The film launched Spielberg’s career and made him, along with George Lucas, the king of the summer blockbuster film. It also gave a huge boost to John Williams, who wrote the music for Jaws, and is best remembered for the iconic, two-note theme which appears whenever the shark has zeroed in on another victim. Often, we see the victim from the point of view of the shark while that music increases in intensity, a technique that rachets up the suspense and has been copied by nearly every slasher film made after 1975. Williams went on to write the score for countless film franchises such as Star Wars, Indiana Jones, Home Alone, Jurassic Park, and Harry Potter.

Moby Dick might be the most analyzed novel ever written, with layer upon layer of symbolism confounding literary scholars for 171 years.
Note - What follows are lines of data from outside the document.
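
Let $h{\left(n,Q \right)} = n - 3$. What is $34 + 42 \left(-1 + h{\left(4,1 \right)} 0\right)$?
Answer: $-8$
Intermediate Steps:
$h{\left(n,Q \right)} = -3 + n$ ($h{\left(n,Q \right)} = n - 3 = -3 + n$)
$34 + 42 \left(-1 + h{\left(4,1 \right)} 0\right) = 34 + 42 \left(-1 + \left(-3 + 4\right) 0\right) = 34 + 42 \left(-1 + 1 \cdot 0\right) = 34 + 42 \left(-1 + 0\right) = 34 + 42 \left(-1\right) = 34 - 42 = -8$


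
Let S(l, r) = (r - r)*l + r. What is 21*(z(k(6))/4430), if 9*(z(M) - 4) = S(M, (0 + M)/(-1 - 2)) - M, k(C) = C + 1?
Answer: 56/3987 ≈ 0.014046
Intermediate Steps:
S(l, r) = r (S(l, r) = 0*l + r = 0 + r = r)
k(C) = 1 + C
z(M) = 4 - 4*M/27 (z(M) = 4 + ((0 + M)/(-1 - 2) - M)/9 = 4 + (M/(-3) - M)/9 = 4 + (M*(-⅓) - M)/9 = 4 + (-M/3 - M)/9 = 4 + (-4*M/3)/9 = 4 - 4*M/27)
21*(z(k(6))/4430) = 21*((4 - 4*(1 + 6)/27)/4430) = 21*((4 - 4/27*7)*(1/4430)) = 21*((4 - 28/27)*(1/4430)) = 21*((80/27)*(1/4430)) = 21*(8/11961) = 56/3987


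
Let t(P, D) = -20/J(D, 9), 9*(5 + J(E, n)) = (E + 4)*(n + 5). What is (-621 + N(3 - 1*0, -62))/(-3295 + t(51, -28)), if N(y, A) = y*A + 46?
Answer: 96647/418405 ≈ 0.23099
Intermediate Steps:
J(E, n) = -5 + (4 + E)*(5 + n)/9 (J(E, n) = -5 + ((E + 4)*(n + 5))/9 = -5 + ((4 + E)*(5 + n))/9 = -5 + (4 + E)*(5 + n)/9)
N(y, A) = 46 + A*y (N(y, A) = A*y + 46 = 46 + A*y)
t(P, D) = -20/(11/9 + 14*D/9) (t(P, D) = -20/(-25/9 + (4/9)*9 + 5*D/9 + (⅑)*D*9) = -20/(-25/9 + 4 + 5*D/9 + D) = -20/(11/9 + 14*D/9))
(-621 + N(3 - 1*0, -62))/(-3295 + t(51, -28)) = (-621 + (46 - 62*(3 - 1*0)))/(-3295 - 180/(11 + 14*(-28))) = (-621 + (46 - 62*(3 + 0)))/(-3295 - 180/(11 - 392)) = (-621 + (46 - 62*3))/(-3295 - 180/(-381)) = (-621 + (46 - 186))/(-3295 - 180*(-1/381)) = (-621 - 140)/(-3295 + 60/127) = -761/(-418405/127) = -761*(-127/418405) = 96647/418405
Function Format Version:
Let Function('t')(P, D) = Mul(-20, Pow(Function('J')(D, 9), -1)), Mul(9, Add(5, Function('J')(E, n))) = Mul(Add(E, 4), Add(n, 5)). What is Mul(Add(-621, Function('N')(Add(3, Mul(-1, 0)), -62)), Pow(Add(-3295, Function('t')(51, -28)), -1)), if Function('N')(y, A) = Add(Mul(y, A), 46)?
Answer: Rational(96647, 418405) ≈ 0.23099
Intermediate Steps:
Function('J')(E, n) = Add(-5, Mul(Rational(1, 9), Add(4, E), Add(5, n))) (Function('J')(E, n) = Add(-5, Mul(Rational(1, 9), Mul(Add(E, 4), Add(n, 5)))) = Add(-5, Mul(Rational(1, 9), Mul(Add(4, E), Add(5, n)))) = Add(-5, Mul(Rational(1, 9), Add(4, E), Add(5, n))))
Function('N')(y, A) = Add(46, Mul(A, y)) (Function('N')(y, A) = Add(Mul(A, y), 46) = Add(46, Mul(A, y)))
Function('t')(P, D) = Mul(-20, Pow(Add(Rational(11, 9), Mul(Rational(14, 9), D)), -1)) (Function('t')(P, D) = Mul(-20, Pow(Add(Rational(-25, 9), Mul(Rational(4, 9), 9), Mul(Rational(5, 9), D), Mul(Rational(1, 9), D, 9)), -1)) = Mul(-20, Pow(Add(Rational(-25, 9), 4, Mul(Rational(5, 9), D), D), -1)) = Mul(-20, Pow(Add(Rational(11, 9), Mul(Rational(14, 9), D)), -1)))
Mul(Add(-621, Function('N')(Add(3, Mul(-1, 0)), -62)), Pow(Add(-3295, Function('t')(51, -28)), -1)) = Mul(Add(-621, Add(46, Mul(-62, Add(3, Mul(-1, 0))))), Pow(Add(-3295, Mul(-180, Pow(Add(11, Mul(14, -28)), -1))), -1)) = Mul(Add(-621, Add(46, Mul(-62, Add(3, 0)))), Pow(Add(-3295, Mul(-180, Pow(Add(11, -392), -1))), -1)) = Mul(Add(-621, Add(46, Mul(-62, 3))), Pow(Add(-3295, Mul(-180, Pow(-381, -1))), -1)) = Mul(Add(-621, Add(46, -186)), Pow(Add(-3295, Mul(-180, Rational(-1, 381))), -1)) = Mul(Add(-621, -140), Pow(Add(-3295, Rational(60, 127)), -1)) = Mul(-761, Pow(Rational(-418405, 127), -1)) = Mul(-761, Rational(-127, 418405)) = Rational(96647, 418405)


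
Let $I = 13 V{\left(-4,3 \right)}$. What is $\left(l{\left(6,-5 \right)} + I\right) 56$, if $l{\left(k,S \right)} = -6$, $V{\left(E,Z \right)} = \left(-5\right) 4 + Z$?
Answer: $-12712$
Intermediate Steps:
$V{\left(E,Z \right)} = -20 + Z$
$I = -221$ ($I = 13 \left(-20 + 3\right) = 13 \left(-17\right) = -221$)
$\left(l{\left(6,-5 \right)} + I\right) 56 = \left(-6 - 221\right) 56 = \left(-227\right) 56 = -12712$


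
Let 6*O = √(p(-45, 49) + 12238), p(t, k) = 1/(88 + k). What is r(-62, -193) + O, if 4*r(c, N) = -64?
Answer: -16 + √229695159/822 ≈ 2.4376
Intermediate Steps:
r(c, N) = -16 (r(c, N) = (¼)*(-64) = -16)
O = √229695159/822 (O = √(1/(88 + 49) + 12238)/6 = √(1/137 + 12238)/6 = √(1676607/137)/6 = (√229695159/137)/6 = √229695159/822 ≈ 18.438)
r(-62, -193) + O = -16 + √229695159/822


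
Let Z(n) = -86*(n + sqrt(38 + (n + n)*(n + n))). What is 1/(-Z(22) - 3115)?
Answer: 1223/13103975 + 86*sqrt(1974)/13103975 ≈ 0.00038492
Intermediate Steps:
Z(n) = -86*n - 86*sqrt(38 + 4*n**2) (Z(n) = -86*(n + sqrt(38 + (2*n)*(2*n))) = -86*(n + sqrt(38 + 4*n**2)) = -86*n - 86*sqrt(38 + 4*n**2))
1/(-Z(22) - 3115) = 1/(-(-86*22 - 86*sqrt(38 + 4*22**2)) - 3115) = 1/(-(-1892 - 86*sqrt(38 + 4*484)) - 3115) = 1/(-(-1892 - 86*sqrt(38 + 1936)) - 3115) = 1/(-(-1892 - 86*sqrt(1974)) - 3115) = 1/((1892 + 86*sqrt(1974)) - 3115) = 1/(-1223 + 86*sqrt(1974))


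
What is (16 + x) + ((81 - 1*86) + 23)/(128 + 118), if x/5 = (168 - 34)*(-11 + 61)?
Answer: 1374159/41 ≈ 33516.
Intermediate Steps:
x = 33500 (x = 5*((168 - 34)*(-11 + 61)) = 5*(134*50) = 5*6700 = 33500)
(16 + x) + ((81 - 1*86) + 23)/(128 + 118) = (16 + 33500) + ((81 - 1*86) + 23)/(128 + 118) = 33516 + ((81 - 86) + 23)/246 = 33516 + (-5 + 23)*(1/246) = 33516 + 18*(1/246) = 33516 + 3/41 = 1374159/41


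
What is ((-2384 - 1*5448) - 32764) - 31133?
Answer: -71729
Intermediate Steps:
((-2384 - 1*5448) - 32764) - 31133 = ((-2384 - 5448) - 32764) - 31133 = (-7832 - 32764) - 31133 = -40596 - 31133 = -71729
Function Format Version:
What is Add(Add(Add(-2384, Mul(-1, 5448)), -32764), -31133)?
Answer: -71729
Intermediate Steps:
Add(Add(Add(-2384, Mul(-1, 5448)), -32764), -31133) = Add(Add(Add(-2384, -5448), -32764), -31133) = Add(Add(-7832, -32764), -31133) = Add(-40596, -31133) = -71729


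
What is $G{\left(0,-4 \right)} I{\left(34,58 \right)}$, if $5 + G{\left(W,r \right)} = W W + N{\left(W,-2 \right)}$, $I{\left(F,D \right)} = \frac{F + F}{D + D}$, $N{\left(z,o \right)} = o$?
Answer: $- \frac{119}{29} \approx -4.1034$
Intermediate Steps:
$I{\left(F,D \right)} = \frac{F}{D}$ ($I{\left(F,D \right)} = \frac{2 F}{2 D} = 2 F \frac{1}{2 D} = \frac{F}{D}$)
$G{\left(W,r \right)} = -7 + W^{2}$ ($G{\left(W,r \right)} = -5 + \left(W W - 2\right) = -5 + \left(W^{2} - 2\right) = -5 + \left(-2 + W^{2}\right) = -7 + W^{2}$)
$G{\left(0,-4 \right)} I{\left(34,58 \right)} = \left(-7 + 0^{2}\right) \frac{34}{58} = \left(-7 + 0\right) 34 \cdot \frac{1}{58} = \left(-7\right) \frac{17}{29} = - \frac{119}{29}$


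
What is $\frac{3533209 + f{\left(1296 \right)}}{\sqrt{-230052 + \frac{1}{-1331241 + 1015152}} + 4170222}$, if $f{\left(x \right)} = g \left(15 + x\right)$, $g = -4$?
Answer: $\frac{930085387391332494}{1099405066571351381} - \frac{2116779 i \sqrt{2553890477717109}}{1099405066571351381} \approx 0.84599 - 9.7301 \cdot 10^{-5} i$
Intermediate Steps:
$f{\left(x \right)} = -60 - 4 x$ ($f{\left(x \right)} = - 4 \left(15 + x\right) = -60 - 4 x$)
$\frac{3533209 + f{\left(1296 \right)}}{\sqrt{-230052 + \frac{1}{-1331241 + 1015152}} + 4170222} = \frac{3533209 - 5244}{\sqrt{-230052 + \frac{1}{-1331241 + 1015152}} + 4170222} = \frac{3533209 - 5244}{\sqrt{-230052 + \frac{1}{-316089}} + 4170222} = \frac{3533209 - 5244}{\sqrt{-230052 - \frac{1}{316089}} + 4170222} = \frac{3527965}{\sqrt{- \frac{72716906629}{316089}} + 4170222} = \frac{3527965}{\frac{i \sqrt{2553890477717109}}{105363} + 4170222} = \frac{3527965}{4170222 + \frac{i \sqrt{2553890477717109}}{105363}}$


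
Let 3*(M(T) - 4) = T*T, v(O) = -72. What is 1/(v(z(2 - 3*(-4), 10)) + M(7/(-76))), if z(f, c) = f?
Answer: -17328/1178255 ≈ -0.014706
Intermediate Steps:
M(T) = 4 + T²/3 (M(T) = 4 + (T*T)/3 = 4 + T²/3)
1/(v(z(2 - 3*(-4), 10)) + M(7/(-76))) = 1/(-72 + (4 + (7/(-76))²/3)) = 1/(-72 + (4 + (7*(-1/76))²/3)) = 1/(-72 + (4 + (-7/76)²/3)) = 1/(-72 + (4 + (⅓)*(49/5776))) = 1/(-72 + (4 + 49/17328)) = 1/(-72 + 69361/17328) = 1/(-1178255/17328) = -17328/1178255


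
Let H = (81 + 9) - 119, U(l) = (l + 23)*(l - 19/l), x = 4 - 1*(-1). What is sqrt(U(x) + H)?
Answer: sqrt(115)/5 ≈ 2.1448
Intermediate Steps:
x = 5 (x = 4 + 1 = 5)
U(l) = (23 + l)*(l - 19/l)
H = -29 (H = 90 - 119 = -29)
sqrt(U(x) + H) = sqrt((-19 + 5**2 - 437/5 + 23*5) - 29) = sqrt((-19 + 25 - 437*1/5 + 115) - 29) = sqrt((-19 + 25 - 437/5 + 115) - 29) = sqrt(168/5 - 29) = sqrt(23/5) = sqrt(115)/5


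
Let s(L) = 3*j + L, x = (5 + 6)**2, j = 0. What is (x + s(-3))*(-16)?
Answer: -1888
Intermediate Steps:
x = 121 (x = 11**2 = 121)
s(L) = L (s(L) = 3*0 + L = 0 + L = L)
(x + s(-3))*(-16) = (121 - 3)*(-16) = 118*(-16) = -1888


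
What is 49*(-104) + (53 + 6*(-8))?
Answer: -5091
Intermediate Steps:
49*(-104) + (53 + 6*(-8)) = -5096 + (53 - 48) = -5096 + 5 = -5091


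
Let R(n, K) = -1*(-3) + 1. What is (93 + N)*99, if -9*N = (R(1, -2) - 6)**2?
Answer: 9163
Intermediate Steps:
R(n, K) = 4 (R(n, K) = 3 + 1 = 4)
N = -4/9 (N = -(4 - 6)**2/9 = -1/9*(-2)**2 = -1/9*4 = -4/9 ≈ -0.44444)
(93 + N)*99 = (93 - 4/9)*99 = (833/9)*99 = 9163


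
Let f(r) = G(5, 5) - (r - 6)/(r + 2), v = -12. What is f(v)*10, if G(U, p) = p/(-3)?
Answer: -104/3 ≈ -34.667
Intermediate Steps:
G(U, p) = -p/3 (G(U, p) = p*(-⅓) = -p/3)
f(r) = -5/3 - (-6 + r)/(2 + r) (f(r) = -⅓*5 - (r - 6)/(r + 2) = -5/3 - (-6 + r)/(2 + r))
f(v)*10 = (8*(1 - 1*(-12))/(3*(2 - 12)))*10 = ((8/3)*(1 + 12)/(-10))*10 = ((8/3)*(-⅒)*13)*10 = -52/15*10 = -104/3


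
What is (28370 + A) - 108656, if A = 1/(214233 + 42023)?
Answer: -20573769215/256256 ≈ -80286.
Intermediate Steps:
A = 1/256256 ≈ 3.9024e-6
(28370 + A) - 108656 = (28370 + 1/256256) - 108656 = 7269982721/256256 - 108656 = -20573769215/256256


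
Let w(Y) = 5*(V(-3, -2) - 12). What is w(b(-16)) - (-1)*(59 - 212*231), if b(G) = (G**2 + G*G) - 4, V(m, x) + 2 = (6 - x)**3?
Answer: -46423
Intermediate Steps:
V(m, x) = -2 + (6 - x)**3
b(G) = -4 + 2*G**2 (b(G) = (G**2 + G**2) - 4 = 2*G**2 - 4 = -4 + 2*G**2)
w(Y) = 2490 (w(Y) = 5*((-2 - (-6 - 2)**3) - 12) = 5*((-2 - 1*(-8)**3) - 12) = 5*((-2 - 1*(-512)) - 12) = 5*((-2 + 512) - 12) = 5*(510 - 12) = 5*498 = 2490)
w(b(-16)) - (-1)*(59 - 212*231) = 2490 - (-1)*(59 - 212*231) = 2490 - (-1)*(59 - 48972) = 2490 - (-1)*(-48913) = 2490 - 1*48913 = 2490 - 48913 = -46423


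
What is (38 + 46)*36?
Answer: 3024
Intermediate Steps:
(38 + 46)*36 = 84*36 = 3024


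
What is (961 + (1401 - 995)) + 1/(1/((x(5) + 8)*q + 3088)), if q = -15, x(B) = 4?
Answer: 4275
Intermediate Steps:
(961 + (1401 - 995)) + 1/(1/((x(5) + 8)*q + 3088)) = (961 + (1401 - 995)) + 1/(1/((4 + 8)*(-15) + 3088)) = (961 + 406) + 1/(1/(12*(-15) + 3088)) = 1367 + 1/(1/(-180 + 3088)) = 1367 + 1/(1/2908) = 1367 + 2908 = 4275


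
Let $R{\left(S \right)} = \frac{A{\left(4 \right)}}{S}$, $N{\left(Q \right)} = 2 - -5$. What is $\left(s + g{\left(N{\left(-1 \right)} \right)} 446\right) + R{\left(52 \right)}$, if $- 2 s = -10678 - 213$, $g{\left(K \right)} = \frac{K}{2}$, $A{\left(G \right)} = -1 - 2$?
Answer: $\frac{364335}{52} \approx 7006.4$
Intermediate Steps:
$A{\left(G \right)} = -3$
$N{\left(Q \right)} = 7$ ($N{\left(Q \right)} = 2 + 5 = 7$)
$g{\left(K \right)} = \frac{K}{2}$ ($g{\left(K \right)} = K \frac{1}{2} = \frac{K}{2}$)
$R{\left(S \right)} = - \frac{3}{S}$
$s = \frac{10891}{2}$ ($s = - \frac{-10678 - 213}{2} = \left(- \frac{1}{2}\right) \left(-10891\right) = \frac{10891}{2} \approx 5445.5$)
$\left(s + g{\left(N{\left(-1 \right)} \right)} 446\right) + R{\left(52 \right)} = \left(\frac{10891}{2} + \frac{1}{2} \cdot 7 \cdot 446\right) - \frac{3}{52} = \left(\frac{10891}{2} + \frac{7}{2} \cdot 446\right) - \frac{3}{52} = \left(\frac{10891}{2} + 1561\right) - \frac{3}{52} = \frac{14013}{2} - \frac{3}{52} = \frac{364335}{52}$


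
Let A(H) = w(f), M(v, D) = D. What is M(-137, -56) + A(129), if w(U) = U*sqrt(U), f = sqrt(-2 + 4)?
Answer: -56 + 2**(3/4) ≈ -54.318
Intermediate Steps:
f = sqrt(2) ≈ 1.4142
w(U) = U**(3/2)
A(H) = 2**(3/4) (A(H) = (sqrt(2))**(3/2) = 2**(3/4))
M(-137, -56) + A(129) = -56 + 2**(3/4)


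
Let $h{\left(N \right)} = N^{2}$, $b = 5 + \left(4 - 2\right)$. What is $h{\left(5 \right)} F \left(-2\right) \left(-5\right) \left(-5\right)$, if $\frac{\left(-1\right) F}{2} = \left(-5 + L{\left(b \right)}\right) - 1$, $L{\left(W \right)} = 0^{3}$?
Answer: $-15000$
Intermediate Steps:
$b = 7$ ($b = 5 + \left(4 - 2\right) = 5 + 2 = 7$)
$L{\left(W \right)} = 0$
$F = 12$ ($F = - 2 \left(\left(-5 + 0\right) - 1\right) = - 2 \left(-5 - 1\right) = \left(-2\right) \left(-6\right) = 12$)
$h{\left(5 \right)} F \left(-2\right) \left(-5\right) \left(-5\right) = 5^{2} \cdot 12 \left(-2\right) \left(-5\right) \left(-5\right) = 25 \cdot 12 \cdot 10 \left(-5\right) = 300 \left(-50\right) = -15000$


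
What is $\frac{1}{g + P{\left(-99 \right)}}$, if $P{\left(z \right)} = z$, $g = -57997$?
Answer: $- \frac{1}{58096} \approx -1.7213 \cdot 10^{-5}$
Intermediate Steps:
$\frac{1}{g + P{\left(-99 \right)}} = \frac{1}{-57997 - 99} = \frac{1}{-58096} = - \frac{1}{58096}$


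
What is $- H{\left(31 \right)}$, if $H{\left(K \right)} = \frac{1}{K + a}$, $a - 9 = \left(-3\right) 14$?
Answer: $\frac{1}{2} \approx 0.5$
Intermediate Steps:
$a = -33$ ($a = 9 - 42 = -33$)
$H{\left(K \right)} = \frac{1}{-33 + K}$ ($H{\left(K \right)} = \frac{1}{K - 33} = \frac{1}{-33 + K}$)
$- H{\left(31 \right)} = - \frac{1}{-33 + 31} = - \frac{1}{-2} = \left(-1\right) \left(- \frac{1}{2}\right) = \frac{1}{2}$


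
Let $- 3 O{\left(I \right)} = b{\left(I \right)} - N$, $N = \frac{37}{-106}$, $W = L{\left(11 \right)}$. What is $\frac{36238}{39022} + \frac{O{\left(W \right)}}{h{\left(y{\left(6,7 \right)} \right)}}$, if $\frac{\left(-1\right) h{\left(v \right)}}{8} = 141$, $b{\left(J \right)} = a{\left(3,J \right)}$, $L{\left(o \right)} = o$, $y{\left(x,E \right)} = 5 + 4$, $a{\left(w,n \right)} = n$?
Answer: $\frac{2174276503}{2332891248} \approx 0.93201$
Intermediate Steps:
$y{\left(x,E \right)} = 9$
$b{\left(J \right)} = J$
$W = 11$
$h{\left(v \right)} = -1128$ ($h{\left(v \right)} = \left(-8\right) 141 = -1128$)
$N = - \frac{37}{106}$ ($N = 37 \left(- \frac{1}{106}\right) = - \frac{37}{106} \approx -0.34906$)
$O{\left(I \right)} = - \frac{37}{318} - \frac{I}{3}$ ($O{\left(I \right)} = - \frac{I - - \frac{37}{106}}{3} = - \frac{I + \frac{37}{106}}{3} = - \frac{\frac{37}{106} + I}{3} = - \frac{37}{318} - \frac{I}{3}$)
$\frac{36238}{39022} + \frac{O{\left(W \right)}}{h{\left(y{\left(6,7 \right)} \right)}} = \frac{36238}{39022} + \frac{- \frac{37}{318} - \frac{11}{3}}{-1128} = 36238 \cdot \frac{1}{39022} + \left(- \frac{37}{318} - \frac{11}{3}\right) \left(- \frac{1}{1128}\right) = \frac{18119}{19511} - - \frac{401}{119568} = \frac{18119}{19511} + \frac{401}{119568} = \frac{2174276503}{2332891248}$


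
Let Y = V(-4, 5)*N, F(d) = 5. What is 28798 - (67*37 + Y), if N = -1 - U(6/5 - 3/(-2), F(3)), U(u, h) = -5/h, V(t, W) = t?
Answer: 26319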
Jaws has also had its share of analysis. One writer thought the film, coming just a year after Nixon’s resignation, represented a sort of national catharsis, “a communal exorcism, a ceremony for the restoration of ideological confidence” following the national cynicism that followed Watergate. I don’t know about any of that. The truth is, that for me, both the book and film make for rousing good tales, and I prefer to leave it at that. Next year, I think I’ll have a double feature, watching Yankee Doodle Dandy for the 7, 212th time, then enjoying Jaws. I’ll sip on some root beer, and eat a couple of hot dogs, too. Heck, I might wash it all down with a slice of apple pie.